Baby Born in World’s First In Utero Stem Cell Transplant Trial – Innovita Research

Baby Born in World’s First In Utero Stem Cell Transplant Trial

An in utero stem cell transplant for a critically ill second-trimester fetus has led to the birth of an apparently healthy infant. The newborn is the first patient enrolled in the world’s first clinical trial using stem cells transplanted prior to birth.

The infant was born at UCSF Benioff Children’s Hospital San Francisco in February, four months after undergoing the transplant to treat a lethal form of thalassemia, a disease caused by a gene carried by nearly 5 percent of the world’s population.

Newborn Elianna is held by her mother, Nichelle Obar, and father, Chris Constantino. Elianna was born at UCSF Benioff Children’s Hospital San Francisco after receiving an in utero stem cell transplant to treat a lethal form of thalassemia. Illustration by Noah Berger

“It is too early to say how effective the stem cell transplantation will be, but we are encouraged by how well she and her mother have tolerated the treatment,” said Tippi MacKenzie, MD, a pediatric and fetal surgeon at UCSF Benioff Children’s Hospital San Francisco, who performed the pioneering transplant after decades of research. “Her healthy birth suggests that fetal therapy is a viable option to offer to families with this diagnosis.”

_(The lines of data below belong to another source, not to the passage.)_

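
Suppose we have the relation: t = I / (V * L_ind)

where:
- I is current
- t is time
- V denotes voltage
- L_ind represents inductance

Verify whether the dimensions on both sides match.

No

I (current) has dimensions [I].
t (time) has dimensions [T].
V (voltage) has dimensions [I^-1 L^2 M T^-3].
L_ind (inductance) has dimensions [I^-2 L^2 M T^-2].

Left side: [T]
Right side: [I^4 L^-4 M^-2 T^5]

The two sides have different dimensions, so the equation is NOT dimensionally consistent.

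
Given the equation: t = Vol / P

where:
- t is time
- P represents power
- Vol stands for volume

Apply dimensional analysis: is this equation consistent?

No

t (time) has dimensions [T].
P (power) has dimensions [L^2 M T^-3].
Vol (volume) has dimensions [L^3].

Left side: [T]
Right side: [L M^-1 T^3]

The two sides have different dimensions, so the equation is NOT dimensionally consistent.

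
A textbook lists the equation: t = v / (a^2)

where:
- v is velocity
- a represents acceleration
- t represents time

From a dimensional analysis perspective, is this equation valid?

No

v (velocity) has dimensions [L T^-1].
a (acceleration) has dimensions [L T^-2].
t (time) has dimensions [T].

Left side: [T]
Right side: [L^-1 T^3]

The two sides have different dimensions, so the equation is NOT dimensionally consistent.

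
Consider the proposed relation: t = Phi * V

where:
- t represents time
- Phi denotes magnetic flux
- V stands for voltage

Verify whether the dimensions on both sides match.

No

t (time) has dimensions [T].
Phi (magnetic flux) has dimensions [I^-1 L^2 M T^-2].
V (voltage) has dimensions [I^-1 L^2 M T^-3].

Left side: [T]
Right side: [I^-2 L^4 M^2 T^-5]

The two sides have different dimensions, so the equation is NOT dimensionally consistent.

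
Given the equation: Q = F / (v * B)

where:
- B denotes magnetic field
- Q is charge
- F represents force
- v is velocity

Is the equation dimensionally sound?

Yes

B (magnetic field) has dimensions [I^-1 M T^-2].
Q (charge) has dimensions [I T].
F (force) has dimensions [L M T^-2].
v (velocity) has dimensions [L T^-1].

Left side: [I T]
Right side: [I T]

Both sides have the same dimensions, so the equation is dimensionally consistent.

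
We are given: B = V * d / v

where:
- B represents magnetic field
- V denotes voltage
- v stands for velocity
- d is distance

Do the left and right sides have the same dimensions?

No

B (magnetic field) has dimensions [I^-1 M T^-2].
V (voltage) has dimensions [I^-1 L^2 M T^-3].
v (velocity) has dimensions [L T^-1].
d (distance) has dimensions [L].

Left side: [I^-1 M T^-2]
Right side: [I^-1 L^2 M T^-2]

The two sides have different dimensions, so the equation is NOT dimensionally consistent.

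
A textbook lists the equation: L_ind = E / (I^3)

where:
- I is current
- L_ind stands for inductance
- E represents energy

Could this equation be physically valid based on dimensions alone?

No

I (current) has dimensions [I].
L_ind (inductance) has dimensions [I^-2 L^2 M T^-2].
E (energy) has dimensions [L^2 M T^-2].

Left side: [I^-2 L^2 M T^-2]
Right side: [I^-3 L^2 M T^-2]

The two sides have different dimensions, so the equation is NOT dimensionally consistent.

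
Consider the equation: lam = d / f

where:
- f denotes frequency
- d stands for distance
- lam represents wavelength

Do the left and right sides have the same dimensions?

No

f (frequency) has dimensions [T^-1].
d (distance) has dimensions [L].
lam (wavelength) has dimensions [L].

Left side: [L]
Right side: [L T]

The two sides have different dimensions, so the equation is NOT dimensionally consistent.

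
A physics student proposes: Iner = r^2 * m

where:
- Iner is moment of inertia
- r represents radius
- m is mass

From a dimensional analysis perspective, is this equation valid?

Yes

Iner (moment of inertia) has dimensions [L^2 M].
r (radius) has dimensions [L].
m (mass) has dimensions [M].

Left side: [L^2 M]
Right side: [L^2 M]

Both sides have the same dimensions, so the equation is dimensionally consistent.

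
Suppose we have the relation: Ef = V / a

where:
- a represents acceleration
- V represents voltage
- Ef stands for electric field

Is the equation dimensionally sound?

No

a (acceleration) has dimensions [L T^-2].
V (voltage) has dimensions [I^-1 L^2 M T^-3].
Ef (electric field) has dimensions [I^-1 L M T^-3].

Left side: [I^-1 L M T^-3]
Right side: [I^-1 L M T^-1]

The two sides have different dimensions, so the equation is NOT dimensionally consistent.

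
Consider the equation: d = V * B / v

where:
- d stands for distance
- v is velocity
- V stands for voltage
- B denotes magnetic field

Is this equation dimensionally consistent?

No

d (distance) has dimensions [L].
v (velocity) has dimensions [L T^-1].
V (voltage) has dimensions [I^-1 L^2 M T^-3].
B (magnetic field) has dimensions [I^-1 M T^-2].

Left side: [L]
Right side: [I^-2 L M^2 T^-4]

The two sides have different dimensions, so the equation is NOT dimensionally consistent.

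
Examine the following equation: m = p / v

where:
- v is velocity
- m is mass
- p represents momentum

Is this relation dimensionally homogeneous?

Yes

v (velocity) has dimensions [L T^-1].
m (mass) has dimensions [M].
p (momentum) has dimensions [L M T^-1].

Left side: [M]
Right side: [M]

Both sides have the same dimensions, so the equation is dimensionally consistent.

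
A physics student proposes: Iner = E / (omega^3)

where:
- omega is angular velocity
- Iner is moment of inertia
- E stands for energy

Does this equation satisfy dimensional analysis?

No

omega (angular velocity) has dimensions [T^-1].
Iner (moment of inertia) has dimensions [L^2 M].
E (energy) has dimensions [L^2 M T^-2].

Left side: [L^2 M]
Right side: [L^2 M T]

The two sides have different dimensions, so the equation is NOT dimensionally consistent.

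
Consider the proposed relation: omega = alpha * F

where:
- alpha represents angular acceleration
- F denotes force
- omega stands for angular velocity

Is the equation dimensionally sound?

No

alpha (angular acceleration) has dimensions [T^-2].
F (force) has dimensions [L M T^-2].
omega (angular velocity) has dimensions [T^-1].

Left side: [T^-1]
Right side: [L M T^-4]

The two sides have different dimensions, so the equation is NOT dimensionally consistent.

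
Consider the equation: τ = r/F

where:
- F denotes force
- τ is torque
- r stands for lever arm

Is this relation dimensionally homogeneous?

No

F (force) has dimensions [L M T^-2].
τ (torque) has dimensions [L^2 M T^-2].
r (lever arm) has dimensions [L].

Left side: [L^2 M T^-2]
Right side: [M^-1 T^2]

The two sides have different dimensions, so the equation is NOT dimensionally consistent.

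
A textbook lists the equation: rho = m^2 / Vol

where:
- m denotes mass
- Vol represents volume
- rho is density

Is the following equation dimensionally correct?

No

m (mass) has dimensions [M].
Vol (volume) has dimensions [L^3].
rho (density) has dimensions [L^-3 M].

Left side: [L^-3 M]
Right side: [L^-3 M^2]

The two sides have different dimensions, so the equation is NOT dimensionally consistent.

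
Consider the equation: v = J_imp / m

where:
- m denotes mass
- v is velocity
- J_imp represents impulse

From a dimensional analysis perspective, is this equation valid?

Yes

m (mass) has dimensions [M].
v (velocity) has dimensions [L T^-1].
J_imp (impulse) has dimensions [L M T^-1].

Left side: [L T^-1]
Right side: [L T^-1]

Both sides have the same dimensions, so the equation is dimensionally consistent.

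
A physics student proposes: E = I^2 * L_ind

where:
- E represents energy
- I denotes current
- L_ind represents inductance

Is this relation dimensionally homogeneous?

Yes

E (energy) has dimensions [L^2 M T^-2].
I (current) has dimensions [I].
L_ind (inductance) has dimensions [I^-2 L^2 M T^-2].

Left side: [L^2 M T^-2]
Right side: [L^2 M T^-2]

Both sides have the same dimensions, so the equation is dimensionally consistent.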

Unique Expertise From UCSF Benioff Children’s Hospitals

The infant, whose parents were unknowingly carriers of the disease, was born at 37 weeks’ gestation weighing just under 5 lbs. She has been discharged from the hospital and has returned with her family to their home in Hawaii.

During pregnancy, MacKenzie’s team at the UCSF Fetal Treatment Center treated the fetus with regular in utero blood transfusions, after a medical center near the family’s hometown detected life-threatening swelling, or hydrops, during an ultrasound. The swelling, which included an enlarged heart, was the result of the body’s response to severe anemia and lack of oxygen, which is the hallmark of alpha thalassemia major, the most dangerous variant of the disease.

“Intrauterine blood transfusions were needed to treat the hydrops before the stem cell transplant could be performed,” said Juan Gonzalez Velez, MD, PhD, an obstetrician/gynecologist at the UCSF Division of Maternal-Fetal Medicine, who performed the transfusions. “During the last 30 years, this has been the treatment of choice for patients developing severe fetal anemia and we think that fetuses with alpha thalassemia can also benefit from these transfusions.”

The fetus’s poor prognosis improved slowly with each transfusion during the pregnancy, Gonzalez Velez said. The stem cell transplant took place during one of those transfusions.

The clinical trial, which was funded by a $12.1 million grant from the California Institute for Regenerative Medicine, brings together the unique expertise of both UCSF Benioff Children’s Hospitals. The UCSF Fetal Treatment Center, in San Francisco, is the birthplace of fetal surgery and continues to offer life-saving interventions for fetuses with multiple birth defects. UCSF Benioff Children’s Hospital Oakland established its thalassemia program in 1991 to provide multidisciplinary care to the growing number of thalassemia patients. It is an international leader in stem cell and gene therapy for beta thalassemia.

Disease More Common in People from Southeast Asia, India, Middle East

The gene for alpha thalassemia is carried by a significantly higher percentage of people in China, the Philippines, Thailand, India and the Middle East – parts of the globe where many Americans, especially those in the San Francisco Bay Area, claim their ancestry. In alpha thalassemia major, progressive anemia and heart failure develop before birth causing developmental impairment if treatment is delayed. Treatment includes lifelong blood transfusions starting in the second trimester, followed by further transfusions after birth, or a bone-marrow transplant with a matched donor in childhood. In most cases, the fetus dies in utero or the pregnancy is aborted due to lack of treatment options.

In utero stem cell transplantation involves extracting bone marrow from the pregnant woman between the 18th to 25th week of pregnancy. The bone marrow cells are processed and hematopoietic cells – immature stem cells that can evolve into all types of blood cells – are singled out from the mix. They are then injected through the woman’s abdomen into the umbilical vein of the fetus, where they can circulate through the bloodstream, developing into healthy mature blood cells.

Unlike bone marrow transplants in childhood, the fetus’s immune system is underdeveloped and has a higher tolerance of the mother’s cells during pregnancy, which allows the transplant to take place without aggressive immune-suppressant treatment.

“Once universally fatal, thalassemia can now be managed as a chronic disease,” said Elliott Vichinsky, MD, who is overseeing the baby’s treatment and is the founder of the Northern California Comprehensive Thalassemia Center at UCSF Benioff Children’s Hospital Oakland. “In utero stem-cell transplantation may take it one step further: as a disease that can be successfully treated before birth.”

Vichinsky said that future plans may include using in utero stem cells to treat beta thalassemia, the more common type of the disease, as well as sickle cell anemia, and other serious and life-threatening genetic disorders.